Plonger - Marie-Josée Lépine

Plonger – Marie-Josée Lépine

Quel rôle joue l’intuition dans ta vie?

C’est au cœur de toutes mes décisions et de toutes mes créations. Je n’analyse pas de façon rationnelle. Si mon intuition ne le sent pas, c’est non. En art, c’est fondamental. Quand je peins, je n’ai pas d’idée fixe, je suis seulement guidée par une émotion, un sentiment.

Quel conseil donnerais-tu à une personne qui réprime son côté artistique par peur du jugement?

On devrait toujours se comparer uniquement avec soi-même. Malheureusement, on se compare à ceux qui nous inspirent le plus. En faisant ça, on est toujours à la remorque. Je crois qu’il n’existe pas un sentier unique. Quand on est trop vieux pour faire quelque chose qu’on aime, c’est qu’on est mort. Il y a juste nous qui nous retenons. Il faut se tasser de notre propre chemin. Et ne pas être la somme des attentes des autres. Il y a toujours d’autres chemins, si tu n’es pas sur le bon, tu vas en trouver un autre. Il faut avoir confiance. Vas-y! Fais-le! Fonce!

Est-ce que l’on peut concilier art et richesse?

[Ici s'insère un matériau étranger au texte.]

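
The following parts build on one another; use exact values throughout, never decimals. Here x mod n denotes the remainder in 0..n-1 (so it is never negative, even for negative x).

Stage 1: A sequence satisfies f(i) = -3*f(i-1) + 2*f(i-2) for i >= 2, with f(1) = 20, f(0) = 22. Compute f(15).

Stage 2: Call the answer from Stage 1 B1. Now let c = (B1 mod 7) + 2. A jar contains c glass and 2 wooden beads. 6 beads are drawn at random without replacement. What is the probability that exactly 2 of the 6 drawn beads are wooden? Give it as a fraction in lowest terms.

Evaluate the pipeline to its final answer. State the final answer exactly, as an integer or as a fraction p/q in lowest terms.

Stage 1: f(2) = -3*(20) + 2*(22) = -16; iterating: f(2)=-16, f(3)=88, f(4)=-296, f(5)=1064, f(6)=-3784, f(7)=13480, f(8)=-48008, f(9)=170984, f(10)=-608968, f(11)=2168872, f(12)=-7724552, f(13)=27511400, f(14)=-97983304, f(15)=348972712; answer 348972712
Stage 2: B1 = 348972712; c = 6; total draws C(8,6) = 28; favorable C(2,2)*C(6,4) = 15; P = 15/28; answer 15/28

15/28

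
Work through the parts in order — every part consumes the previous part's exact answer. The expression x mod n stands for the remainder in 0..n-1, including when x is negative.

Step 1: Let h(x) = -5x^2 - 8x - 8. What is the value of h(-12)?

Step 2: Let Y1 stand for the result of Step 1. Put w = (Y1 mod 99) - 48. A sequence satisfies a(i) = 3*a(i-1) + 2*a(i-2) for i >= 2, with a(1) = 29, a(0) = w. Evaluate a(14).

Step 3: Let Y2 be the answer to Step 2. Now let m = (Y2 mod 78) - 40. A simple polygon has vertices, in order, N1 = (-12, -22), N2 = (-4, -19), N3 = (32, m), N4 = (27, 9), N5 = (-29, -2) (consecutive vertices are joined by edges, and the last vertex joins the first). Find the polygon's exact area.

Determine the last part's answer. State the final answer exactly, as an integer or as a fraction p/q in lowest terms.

1006

Step 1: -5*(-12)^2 - 8*(-12)^1 - 8 = (-720) + (96) + (-8) = -632; answer -632
Step 2: Y1 = -632; w = 13; a(2) = 3*(29) + 2*(13) = 113; iterating: a(2)=113, a(3)=397, a(4)=1417, a(5)=5045, a(6)=17969, a(7)=63997, a(8)=227929, a(9)=811781, a(10)=2891201, a(11)=10297165, a(12)=36673897, a(13)=130616021, a(14)=465195857; answer 465195857
Step 3: Y2 = 465195857; m = -5; cross terms: (-12*-19 - -4*-22)=140, (-4*-5 - 32*-19)=628, (32*9 - 27*-5)=423, (27*-2 - -29*9)=207, (-29*-22 - -12*-2)=614; twice the area = |2012| = 2012; area = 1006; answer 1006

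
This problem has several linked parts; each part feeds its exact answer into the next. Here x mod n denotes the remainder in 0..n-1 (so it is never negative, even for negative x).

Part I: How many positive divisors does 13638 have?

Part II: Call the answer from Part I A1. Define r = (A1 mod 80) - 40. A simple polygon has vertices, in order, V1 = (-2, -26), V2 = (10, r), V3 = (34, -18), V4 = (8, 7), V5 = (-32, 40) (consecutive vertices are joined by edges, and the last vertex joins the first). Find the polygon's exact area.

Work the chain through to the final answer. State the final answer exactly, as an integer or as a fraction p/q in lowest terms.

Part I: 13638 = 2 * 3 * 2273; number of divisors = (1+1) * (1+1) * (1+1) = 8; answer 8
Part II: A1 = 8; r = -32; cross terms: (-2*-32 - 10*-26)=324, (10*-18 - 34*-32)=908, (34*7 - 8*-18)=382, (8*40 - -32*7)=544, (-32*-26 - -2*40)=912; twice the area = |3070| = 3070; area = 1535; answer 1535

1535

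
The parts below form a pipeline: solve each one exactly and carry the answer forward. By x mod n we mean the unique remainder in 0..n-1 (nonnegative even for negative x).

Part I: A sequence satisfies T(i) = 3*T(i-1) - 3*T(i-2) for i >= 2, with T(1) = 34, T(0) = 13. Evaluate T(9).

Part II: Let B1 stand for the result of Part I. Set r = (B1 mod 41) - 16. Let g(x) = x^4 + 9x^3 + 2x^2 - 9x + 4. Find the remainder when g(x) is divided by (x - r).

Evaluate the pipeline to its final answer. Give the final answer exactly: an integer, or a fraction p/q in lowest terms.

Part I: T(2) = 3*(34) - 3*(13) = 63; iterating: T(2)=63, T(3)=87, T(4)=72, T(5)=-45, T(6)=-351, T(7)=-918, T(8)=-1701, T(9)=-2349; answer -2349
Part II: B1 = -2349; r = 13; remainder = value at the root: 1*(13)^4 + 9*(13)^3 + 2*(13)^2 - 9*(13)^1 + 4 = (28561) + (19773) + (338) + (-117) + (4) = 48559; answer 48559

48559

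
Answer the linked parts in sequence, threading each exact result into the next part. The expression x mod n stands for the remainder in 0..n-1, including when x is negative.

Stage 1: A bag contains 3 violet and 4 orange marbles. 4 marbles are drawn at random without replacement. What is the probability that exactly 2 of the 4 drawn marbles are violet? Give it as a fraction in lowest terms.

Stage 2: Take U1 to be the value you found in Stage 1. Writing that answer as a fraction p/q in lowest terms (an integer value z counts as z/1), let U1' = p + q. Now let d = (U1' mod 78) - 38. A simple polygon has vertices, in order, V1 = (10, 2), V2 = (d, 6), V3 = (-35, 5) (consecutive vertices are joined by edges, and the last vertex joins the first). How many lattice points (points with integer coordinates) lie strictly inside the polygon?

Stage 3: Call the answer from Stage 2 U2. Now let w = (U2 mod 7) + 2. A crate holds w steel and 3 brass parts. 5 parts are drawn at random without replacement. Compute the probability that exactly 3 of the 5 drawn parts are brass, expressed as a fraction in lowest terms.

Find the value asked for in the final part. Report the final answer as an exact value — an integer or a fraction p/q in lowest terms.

1/12

Stage 1: total draws C(7,4) = 35; favorable C(3,2)*C(4,2) = 18; P = 18/35; answer 18/35
Stage 2: U1 = 18/35; threaded value p + q = 53; d = 15; cross terms: (10*6 - 15*2)=30, (15*5 - -35*6)=285, (-35*2 - 10*5)=-120; twice the area = |195| = 195; area = 195/2; boundary points = 1 + 1 + 3 = 5; strictly interior points = area - boundary/2 + 1 = 96; answer 96
Stage 3: U2 = 96; w = 7; total draws C(10,5) = 252; favorable C(3,3)*C(7,2) = 21; P = 1/12; answer 1/12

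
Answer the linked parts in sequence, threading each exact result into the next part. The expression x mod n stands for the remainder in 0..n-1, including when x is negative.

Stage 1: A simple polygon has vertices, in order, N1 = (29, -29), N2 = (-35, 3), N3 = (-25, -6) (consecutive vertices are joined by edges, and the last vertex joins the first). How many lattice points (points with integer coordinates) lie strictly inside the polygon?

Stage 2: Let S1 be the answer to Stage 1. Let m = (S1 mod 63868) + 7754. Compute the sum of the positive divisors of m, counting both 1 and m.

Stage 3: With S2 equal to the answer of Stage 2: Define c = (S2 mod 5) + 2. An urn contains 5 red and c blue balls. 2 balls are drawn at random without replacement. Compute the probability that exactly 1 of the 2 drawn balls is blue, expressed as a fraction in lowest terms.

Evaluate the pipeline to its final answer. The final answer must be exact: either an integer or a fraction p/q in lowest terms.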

Une chose est sûre, je ne crois pas que l’on devient riche avec les biens matériels. Ce qui est difficile, c’est d’être tiraillé entre garder la sécurité et aller chercher quelque chose de nouveau. Comme je n’ai pas besoin de mon art pour vivre, je peux faire des toiles qui ne cherchent pas à séduire tout le monde. Ça me permet de ne pas figer mon art. Quand je fais une exposition, c’est sûr que je veux que ça marche. Mais avant tout, je présente des toiles que j’aime et dont je suis fière. C’est important de rester honnête envers soi-même.